Or en cette veille du premier tour des élections présidentielles, il faut bien constater que « le flacon » est sérieusement ébréché. La présence de vingt six candidats, dont aucun ne domine l’offre politique, traduit une fragmentation inquiétante qui annonce des lendemains acrobatiques, voire périlleux.
L’exception tunisienne
La Tunisie fut sans nul doute une exception entre 2011 et 2014 où l’on vit les islamistes, jetés en prison sous la dictature, participer au pouvoir puis s’en retirer volontairement deux ans plus tard pour permettre des élections apaisées et préserver ainsi les acquis de la rupture historique de 2011. Or ce « consensus » qui aura permis à la Tunisie d’adopter en 2013 une constitution marquée par le sécularisme n’est plus de saison. Une candidate se réclamant de l’héritage de Ben Ali, Abir Moussi, appelle même à l’éradication des islamistes, ce qui était encore inimaginable voici quelques mois.

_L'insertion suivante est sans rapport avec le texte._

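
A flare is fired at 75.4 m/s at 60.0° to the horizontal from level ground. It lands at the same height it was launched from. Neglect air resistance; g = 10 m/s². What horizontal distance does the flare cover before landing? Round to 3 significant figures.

Components: v_x = 75.4 cos 60.0° = 37.70 m/s, v_y = 75.4 sin 60.0° = 65.30 m/s.
Time of flight (same landing height): t = 2 v_y / g = 2 × 65.30 / 10 = 13.06 s.
Range: R = v_x · t = 37.70 × 13.06 = 492 m.

492 m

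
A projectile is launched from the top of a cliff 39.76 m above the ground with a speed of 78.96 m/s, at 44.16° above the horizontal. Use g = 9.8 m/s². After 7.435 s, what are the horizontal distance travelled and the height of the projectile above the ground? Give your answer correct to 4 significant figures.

v_x = 78.96 cos 44.16° = 56.646 m/s; v_y0 = 78.96 sin 44.16° = 55.009 m/s.
x = v_x t = 56.646 × 7.435 = 421.2 m.
y = 39.76 + v_y0 t − ½ g t² = 177.9 m.

x = 421.2 m, y = 177.9 m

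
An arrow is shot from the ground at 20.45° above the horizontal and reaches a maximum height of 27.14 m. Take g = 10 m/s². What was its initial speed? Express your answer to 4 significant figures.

At maximum height v_y = 0, so (v₀ sin θ)² = 2 g H.
v₀ sin 20.45° = √(2 × 10 × 27.14) = 23.298 m/s.
v₀ = 23.298 / sin 20.45° = 23.298 / 0.3494 = 66.68 m/s.

66.68 m/s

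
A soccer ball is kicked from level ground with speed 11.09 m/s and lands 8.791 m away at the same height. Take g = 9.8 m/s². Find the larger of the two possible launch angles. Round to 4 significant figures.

Level-ground range: R = v₀² sin(2θ)/g ⇒ sin 2θ = R g / v₀² = 8.791×9.8/11.09² = 0.7005.
2θ = arcsin(0.7005) = 44.467° or 180° − 44.467° = 135.533°.
So θ = 22.23° or θ = 67.77°.

67.77°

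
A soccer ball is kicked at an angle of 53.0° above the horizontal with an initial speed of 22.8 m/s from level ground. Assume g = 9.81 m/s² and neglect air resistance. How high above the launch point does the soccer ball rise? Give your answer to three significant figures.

16.9 m

Vertical component of launch velocity: v_y = 22.8 sin 53.0° = 18.21 m/s.
At the highest point the vertical velocity is zero, so v_y² = 2 g h_max.
h_max = (18.21)² / (2 × 9.81) = 331.6 / 19.62 = 16.9 m.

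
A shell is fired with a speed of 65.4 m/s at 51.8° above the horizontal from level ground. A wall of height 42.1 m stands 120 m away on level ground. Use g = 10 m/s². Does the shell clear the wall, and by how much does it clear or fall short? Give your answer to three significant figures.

Yes — it clears the wall by 66.4 m.

v_x = 65.4 cos 51.8° = 40.44 m/s; v_y0 = 65.4 sin 51.8° = 51.40 m/s.
Time to reach the wall: t = 120 / 40.44 = 2.967 s.
Height at that point: y = 51.40×2.967 − 5.000×2.967² = 108.5 m.
That is 108.5 − 42.1 = 66.4 m above the top of the wall, so the shell clears it.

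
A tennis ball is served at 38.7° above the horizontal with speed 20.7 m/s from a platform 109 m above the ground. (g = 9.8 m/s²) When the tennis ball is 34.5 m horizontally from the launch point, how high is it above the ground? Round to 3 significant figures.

114 m

v_x = 20.7 cos 38.7° = 16.15 m/s, v_y0 = 20.7 sin 38.7° = 12.94 m/s.
Time to reach x = 34.5 m: t = x / v_x = 34.5 / 16.15 = 2.136 s.
y = 109 + v_y0 t − ½ g t² = 109 + 12.94×2.136 − 4.900×2.136² = 114 m.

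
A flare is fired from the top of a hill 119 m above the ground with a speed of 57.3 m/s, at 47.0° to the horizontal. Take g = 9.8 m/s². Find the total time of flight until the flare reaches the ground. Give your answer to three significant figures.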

Au delà du brouhaha qui agite les vingt six candidats et leurs réseaux, la Tunisie des oubliés, largement majoritaire, ne se reconnaît plus dans des élites auto proclamées. Le pays légal est définitivement coupé du pays réel. Au point que lors des derrières élections municipales voici un an, près de 70% des Tunisiens ne se sont pas déplacés (contre 60% en 2014 et 50% en 2011).
Ces derniers jours, les débats télévisés ont ranimé eu peu la flamme citoyenne, mais la médiocrité des échanges risque fort, in fine, de ne pas mobiliser les électeurs.
Sous le règne médiocre de Beji Caid Essebsi, dont l’image a été exagérément magnifiée lors de sa disparition en juin dernier, l’état du pays s’est en effet totalement dégradé. La Tunisie est frappée désormais par un chômage de masse (15% officiellement, 35% ches les jeunes) , une croissance en berne (1% au dernier semestre), une inflation galopante et des pénuries innombrables. Les milieux populaires ont perdu près de la moitié de leur pouvoir d’achat ces huit dernières années.
La fragmentation politique
De loin, on peut avoir le sentiment que la présence de vingt six candidats, souvent de grande valeur, qui représentent toutes les tendances de l’opinion, témoigneraient d’une vitalité démocratique. Ce n’est que très partiellement le cas. Depuis 2011, le paysage politique tunisien se structurait autour de deux forces rivales et parfois alliées, les islamistes d’Ennahdha et les modernistes de Nidaa Tounàs. Le 15 septembre, six candidats sont issus du premier de ces mouvements et sept du second. Ce qui laisse l’espoir aux candidats venus de nulle part, comme Nabil Karoui, patron d’une chaine de télévision, d’accéder au deuxième tour avec un petit 12%.
Autant dire qu’aucun alliance majoritaire n’apparaît aujourd’hui en vue des législatives d’octobre au sein d’un système qui reste parlementaire et marqué par des fractures régionales. D’ou la volonté de certains candidats, dont l’ancien ministre de la Défense, Abdelkrim Zbidi, qui se veut le représentant d’un Etat fort , de présidentialiser le régime. Ce dont avait rêvé l’ancien président Beji Caïd Essebsi..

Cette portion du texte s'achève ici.